Pace raggiunta, forse. La prima riunione del Consiglio comunale, previsto per le 9.30 di oggi, dovrebbe essere più serena di quanto ipotizzato alla vigilia. In tarda serata il gruppo del M5S al Comune di Foggia ha ritrovato la propria bussola, rimettendo al centro la forza politica che aveva candidato a sindaca della città Maria Aida Episcopo al tavolo del campo largo progressista.
Dopo settimane di discussioni e prove di forza la consigliera Lucia Aprile, ex presidente del comitato La Società Civile e protagonista di tante battaglie ambientaliste non ultima quella dell’esposto contro Amiu, ha accettato la delega all’Ambiente offertagli dalla prima cittadina e caldeggiata dal coordinatore Mario Furore. Assessorato questo che era stato sempre in cima alle richieste dei pentastellati.
Sarà quindi la quarta assessora insieme a Daniela Patano al Personale, Alice Amatore alla Cultura e Simona Mendolicchio al Welfare che assumerà anche il ruolo di vicesindaco in quota Giuseppe Conte. A Lorenzo Frattarolo vanno le Attività produttive, mentre Nicola Formica resta in aula.

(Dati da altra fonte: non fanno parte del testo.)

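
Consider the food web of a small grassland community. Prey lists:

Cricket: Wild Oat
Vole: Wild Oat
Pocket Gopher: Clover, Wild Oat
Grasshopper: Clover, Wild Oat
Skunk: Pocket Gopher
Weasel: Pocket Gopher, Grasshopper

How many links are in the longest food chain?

2 links

One longest chain: Clover → Pocket Gopher → Skunk.
It has 3 species and 2 links.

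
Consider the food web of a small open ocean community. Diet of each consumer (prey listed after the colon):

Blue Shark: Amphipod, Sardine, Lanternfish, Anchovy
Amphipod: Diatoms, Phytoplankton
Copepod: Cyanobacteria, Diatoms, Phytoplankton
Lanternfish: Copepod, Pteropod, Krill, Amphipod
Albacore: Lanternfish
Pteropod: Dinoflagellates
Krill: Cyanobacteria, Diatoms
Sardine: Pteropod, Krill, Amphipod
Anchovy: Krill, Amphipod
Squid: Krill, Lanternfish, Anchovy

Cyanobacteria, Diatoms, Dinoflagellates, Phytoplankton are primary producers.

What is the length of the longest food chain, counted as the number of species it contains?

One longest chain: Cyanobacteria → Copepod → Lanternfish → Squid.
It has 4 species and 3 links.

4 species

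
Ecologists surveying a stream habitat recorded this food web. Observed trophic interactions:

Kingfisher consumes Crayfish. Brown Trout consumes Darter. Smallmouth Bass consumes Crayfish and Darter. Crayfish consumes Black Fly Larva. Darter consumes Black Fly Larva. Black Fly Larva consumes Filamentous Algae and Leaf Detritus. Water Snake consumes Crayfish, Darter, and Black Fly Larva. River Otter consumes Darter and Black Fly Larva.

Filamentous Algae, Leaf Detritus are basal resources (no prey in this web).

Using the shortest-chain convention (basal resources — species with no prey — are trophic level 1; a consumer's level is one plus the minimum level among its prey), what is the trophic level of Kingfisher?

Trophic level 4

Filamentous Algae has no prey (basal) → level 1.
Black Fly Larva eats Filamentous Algae → level 2.
Crayfish eats Black Fly Larva → level 3.
Kingfisher eats Crayfish → level 4.
No prey of Kingfisher is below level 3, so 4 is the minimum.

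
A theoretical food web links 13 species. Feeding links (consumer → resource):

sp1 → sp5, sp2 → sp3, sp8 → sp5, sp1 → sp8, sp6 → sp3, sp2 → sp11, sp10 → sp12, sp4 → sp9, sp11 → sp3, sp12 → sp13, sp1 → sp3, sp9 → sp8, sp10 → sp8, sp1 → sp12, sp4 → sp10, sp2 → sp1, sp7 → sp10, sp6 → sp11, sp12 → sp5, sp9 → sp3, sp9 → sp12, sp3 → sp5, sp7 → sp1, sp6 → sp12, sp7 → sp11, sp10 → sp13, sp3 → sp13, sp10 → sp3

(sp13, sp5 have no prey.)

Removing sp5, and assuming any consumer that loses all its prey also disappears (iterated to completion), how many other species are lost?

Remove sp5.
Round 1: sp8 (all prey gone) → extinct.
No further losses. Total secondary extinctions: 1.

1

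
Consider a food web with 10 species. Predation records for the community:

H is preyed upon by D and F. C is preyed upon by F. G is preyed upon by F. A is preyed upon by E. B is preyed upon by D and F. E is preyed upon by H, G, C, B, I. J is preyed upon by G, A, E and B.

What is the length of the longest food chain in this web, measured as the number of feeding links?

4 links

One longest chain: J → A → E → B → D.
It has 5 species and 4 links.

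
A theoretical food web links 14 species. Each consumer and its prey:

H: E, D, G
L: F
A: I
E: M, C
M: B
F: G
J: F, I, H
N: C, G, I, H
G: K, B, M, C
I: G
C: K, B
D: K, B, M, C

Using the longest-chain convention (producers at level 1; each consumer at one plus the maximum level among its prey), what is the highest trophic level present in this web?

5

Producers (level 1): K, B.
B → M → G → I → A gives A level 5.
No species has a prey at level 5, so no species reaches level 6.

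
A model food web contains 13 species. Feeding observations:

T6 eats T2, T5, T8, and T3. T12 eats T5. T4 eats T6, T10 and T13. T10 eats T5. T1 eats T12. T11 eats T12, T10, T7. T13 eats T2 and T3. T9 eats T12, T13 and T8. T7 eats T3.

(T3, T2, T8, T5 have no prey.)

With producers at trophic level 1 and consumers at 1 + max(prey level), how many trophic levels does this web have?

Producers (level 1): T3, T2, T8, T5.
T3 → T6 → T4 gives T4 level 3.
No species has a prey at level 3, so no species reaches level 4.

3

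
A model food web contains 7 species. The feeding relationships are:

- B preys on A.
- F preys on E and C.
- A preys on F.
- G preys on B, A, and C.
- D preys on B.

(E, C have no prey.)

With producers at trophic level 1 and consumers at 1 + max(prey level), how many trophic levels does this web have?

Producers (level 1): E, C.
E → F → A → B → G gives G level 5.
No species has a prey at level 5, so no species reaches level 6.

5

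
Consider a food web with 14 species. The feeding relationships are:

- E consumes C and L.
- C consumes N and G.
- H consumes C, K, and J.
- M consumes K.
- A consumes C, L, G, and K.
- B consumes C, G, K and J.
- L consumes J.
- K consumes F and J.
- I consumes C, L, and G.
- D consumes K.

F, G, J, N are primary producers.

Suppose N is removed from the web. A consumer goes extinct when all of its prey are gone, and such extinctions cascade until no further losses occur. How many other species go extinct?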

La nomina di Aprile fa slittare e rientrare in Consiglio Francesco Salemme, detto Cisky.
La nuova giunta foggiana, dopo oltre due anni di commissariamento, sarà dunque questa: per il Pd Davide Emanuele (Bilancio) ed Alice Amatore (Cultura), per il M5S Lucia Aprile (Ambiente) e Simona Mendolicchio (Welfare), per Con Giulio De Santis (Legale e Contenzioso) e Mimmo Di Molfetta (Istruzione, Sport e Politiche Giovanili), per Azione-Tempi Nuovi Daniela Patano (Personale) e Lorenzo Frattarolo (Attività produttive). Sarà invece espressione della sindaca il “super assessore” a Lavori Pubblici e Urbanistica Giuseppe Galasso proveniente dalla Giunta Decaro. A Lia Azzarone del Pd, salvo ulteriori sorprese, andrà la presidenza del Consiglio comunale.